Broadband providers launch new traffic management transparency codebsg
New initiative will help consumers and policy makers make informed choices
Update, June 2013:
In March 2011, the BSG published, on behalf of the signatory ISPs, a code of practice on traffic management transparency. The code can be downloaded here.
The press release accompanying its launch is set out below, explaining the commitment contained in the code. In accordance with the code signatory ISPs subsequently published Key Facts Indicators in relation to their traffic management policies. Hyperlinks to this information from all signatory ISPs can be found here.
Please note that shortly after the issue of the below press release, EE signed up to the code in March 2011.
The latest version of the code, issued in May 2013, reflects the additional and subsequent signatories of the code: BE, giffgaff, KCOM, PlusNet and Tesco Mobile.
BSkyB, BT, O2, TalkTalk, Three, Virgin Media and Vodafone will today sign up to a new voluntary commitment to provide better and more easily comparable information to consumers about traffic management. Together these companies account for 90% of all fixed-line broadband customers and 60% of all mobile customers in the UK.
The new code will ensure that consumers have access to more easily comparable information about the traffic management practices of different broadband providers. For the first time, information will be provided in a common format to explain what traffic management techniques are used, when and with what impact for each broadband service currently marketed by the code’s signatories.
Antony Walker, Chief Executive of the Broadband Stakeholder Group, which facilitated this voluntary industry code of practice, said: “There has been more heat than light in the debate about traffic management over recent years. This commitment to provide clear and comparable information in a common format is very important. It will not only help to ensure consumers are better informed about the services they buy and use, but will also provide a clearer picture for policy makers of the way in which traffic management is actually used in the UK market.”
The development of this code comes at a time when regulators and policy makers in the EU are agreed that more information should be provided about how and why traffic management practices are employed by ISPs. Some industry observers have also speculated that broadband operators may start to offer managed services that could prioritise the delivery of certain types of traffic such as video services. It is not yet clear whether this will in fact happen. But if managed services do emerge, this new code of practice will help to ensure that consumers and policy makers have access to clear and comparable information about the services being offered.
“Consumers need to be able to make informed choices about the services they buy and policy makers need to be able to make informed decisions about the policy and regulatory framework they set. This new commitment provides an essential building block for getting both of these things right” said Walker.

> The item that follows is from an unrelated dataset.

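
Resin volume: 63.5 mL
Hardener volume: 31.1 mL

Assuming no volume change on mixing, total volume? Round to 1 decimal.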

The code will be piloted in 2011 by the signatories and its implementation will be reviewed in early 2012 to fine tune the approach. Interested parties, such as consumer groups, will be invited to provide feedback as part of the review process. It is also hoped that more ISPs will sign up to the code following its launch.
The new voluntary code includes three commitments:
- Firstly to provide more information to consumers about what traffic management takes place, for what purpose and with what impact.
- Secondly to comply with a set of good practice principles on providing information to consumer that is: understandable; appropriate; accessible; current; comparable; and verifiable.
- Thirdly to publish a common Key Facts Indicator (KFI) table, summarising the traffic management practices they use for each broadband product they currently market, which will be available on ISPs’ websites by end of June 2011. Interested customers will be able to access this information directly, however third parties, such as price comparison websites will be encouraged to communicate this comparable information to consumers in an easily accessible way.
Michael Phillips, product director at Ofcom-accredited comparison site Broadbandchoices.co.uk, welcomed the new code: “It’s important to tackle the confusion surrounding fair usage policies. The proposed KFI throws light on the facts by providing a rich bank of information on traffic management and download limits; ensuring households are in a stronger position to choose the right provider and package. We believe this will be an important tool to enhance consumer understanding of broadband packages, such as what fair usage policies mean in practice”.